Observation data Epoch J2000.0 Equinox J2000.0
- Constellation: Taurus
- Right ascension: 04^{h} 28^{m} 26.37004^{s}
- Declination: +16° 21′ 34.8231″
- Apparent magnitude (V): 4.96

Characteristics
- Spectral type: K1 IIIb
- B−V color index: 1.137

Astrometry
- Radial velocity (R_{v}): +16.24±0.20 km/s
- Proper motion (μ): RA: +7.91 mas/yr Dec.: +18.14 mas/yr
- Parallax (π): 17.47±0.42 mas
- Distance: 187 ± 4 ly (57 ± 1 pc)
- Absolute magnitude (M_{V}): 1.18

Details
- Mass: 1.53±0.23 M_{☉}
- Radius: 11 R_{☉}
- Luminosity: 40.74+2.02 −1.92 L_{☉}
- Surface gravity (log g): 2.81±0.28 cgs
- Temperature: 4,697±60 K
- Metallicity [Fe/H]: −0.08±0.11 dex
- Rotational velocity (v sin i): 2.5 km/s
- Age: 2.7+1.0 −1.5 Gyr
- Other designations: Shakata, 75 Tau, BD+16°605, HD 28292, HIP 20877, HR 1407, SAO 93950, WDS J04284+1622AB

Database references
- SIMBAD: data

= 75 Tauri =

Star in the constellation Taurus

75 Tauri, also named Shakata, is a single, orange-hued star in the zodiac of constellation Taurus.

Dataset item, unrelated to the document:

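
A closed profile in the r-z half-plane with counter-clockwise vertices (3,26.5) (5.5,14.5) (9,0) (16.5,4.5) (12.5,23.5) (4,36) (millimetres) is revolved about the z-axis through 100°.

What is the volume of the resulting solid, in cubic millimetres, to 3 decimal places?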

It is a dim star but visible to the naked eye with an apparent visual magnitude of 4.96. Based upon an annual parallax shift of 17.47 mas as seen from Earth's orbit, it is located around 187 light years away. Due to its position near the ecliptic, it is subject to lunar occultations. The star is moving further from the Sun with a heliocentric radial velocity of +16 km/s.

The stellar classification of 75 Tauri is K1 IIIb, indicating it is an aging giant star that has exhausted the supply of hydrogen at its core. At the estimated age of roughly 2.7 billion years, this has become a red clump star that is generating energy through helium fusion in its core region. The star has 1.5 times the mass of the Sun and has expanded to 11 times the Sun's radius. It is radiating 41 times the Sun's luminosity from its enlarged photosphere at an effective temperature of around 4,697 K.

In Indian astronomy, the Hyades is referred to as Shakata or Rohiṇīśakaṭa (रोहिणीशकट), the cart of Rohini (the star Aldebaran). The IAU Working Group on Star Names adopted the name Shakata for this star on 17 May 2026, selected since it is in the central area of the Hyades asterism.